Quite recently, the Terezín Memorial´s Department of Education has expanded its offer of educational programs for school groups from the Czech Republic, introducing several new workshops. One of them is devoted to the Nazi propaganda in the Terezín Ghetto and in the Protectorate of Bohemia and Moravia.
The decision to devise its methodology was motivated by the fact that, just like in the past, people are now surrounded by propaganda. Therefore, the chief goal of the workshop is to introduce schoolchildren to the mechanisms used by contemporary propaganda and to help them expose such propagandist attempts. In view of the propaganda role assigned to the Terezín Ghetto in the Nazi plans, examples from its history naturally offer themselves for this particular purpose.
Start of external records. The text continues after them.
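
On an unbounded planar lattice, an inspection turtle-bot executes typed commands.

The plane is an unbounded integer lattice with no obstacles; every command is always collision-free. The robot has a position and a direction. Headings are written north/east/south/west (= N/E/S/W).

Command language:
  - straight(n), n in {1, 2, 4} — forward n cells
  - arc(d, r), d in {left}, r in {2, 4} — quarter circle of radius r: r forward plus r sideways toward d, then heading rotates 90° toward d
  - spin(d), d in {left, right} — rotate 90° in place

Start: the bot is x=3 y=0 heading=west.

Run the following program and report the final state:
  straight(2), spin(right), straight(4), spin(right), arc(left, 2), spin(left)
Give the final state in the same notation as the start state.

start: x=3 y=0 heading=west
1. straight(2) → x=1 y=0 heading=west
2. spin(right) → x=1 y=0 heading=north
3. straight(4) → x=1 y=4 heading=north
4. spin(right) → x=1 y=4 heading=east
5. arc(left, 2) → x=3 y=6 heading=north
6. spin(left) → x=3 y=6 heading=west

x=3 y=6 heading=west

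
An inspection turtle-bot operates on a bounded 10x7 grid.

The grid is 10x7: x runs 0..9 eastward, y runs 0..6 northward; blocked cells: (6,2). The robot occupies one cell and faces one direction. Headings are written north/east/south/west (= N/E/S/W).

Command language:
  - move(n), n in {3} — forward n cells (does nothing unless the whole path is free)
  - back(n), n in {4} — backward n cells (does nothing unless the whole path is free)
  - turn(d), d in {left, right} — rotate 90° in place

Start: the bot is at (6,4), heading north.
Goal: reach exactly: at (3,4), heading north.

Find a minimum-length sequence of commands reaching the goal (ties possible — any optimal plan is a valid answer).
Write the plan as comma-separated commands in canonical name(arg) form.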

The workshop is divided into four main parts. In the first one, schoolchildren are acquainted with the definition of propaganda, its tools (carriers) in the past as well as at present, and various categories of propaganda according to their purpose and style, as classified by Oliver Thompson. The second section examines specific topics highlighted by the Nazi propaganda in the Protectorate of Bohemia and Moravia. During this part, students work in groups, analyzing – as instructed – various period texts and pictorials from the Protectorate press. The third phase is devoted to the mendacious report on the visit to the Terezín Ghetto paid by a delegation of the International Committee of the Red Cross in June 1944, as compiled by its head Maurice Rossel. Once again, working in groups, schoolchildren compare individual passages of the report primarily with excerpts from the extant diaries of Terezín Ghetto inmates who kept authentic records on their captivity in the Ghetto. In their follow-up presentations, pupils discuss, among other issues, the overall credibility of both sources of information. Then comes the screening of part of the testimony of Maurice Rossel, recorded 30 years after World War II by Claude Lanzmann, plus a selection of video statements by Holocaust survivors from the archive of the USC Shoah Foundation – The Institute for Visual History and Education, speaking of their own experience of Rossel´s visit to Terezín. In a chaired debate, the workshop participants then discuss the credibility of both types of testimonies and aspects that may affect them. In conclusion, proceeding from their own experience and the knowledge gained during the workshop, schoolchildren, led by their tutor, compile a set of rules to be adhered to when trying to tell what propaganda is and what is not.
For the time being, the workshop is designed for youth over 15 years of age, but in the foreseeable future its offer will be extended by a version designed for students of the higher grades of elementary schools.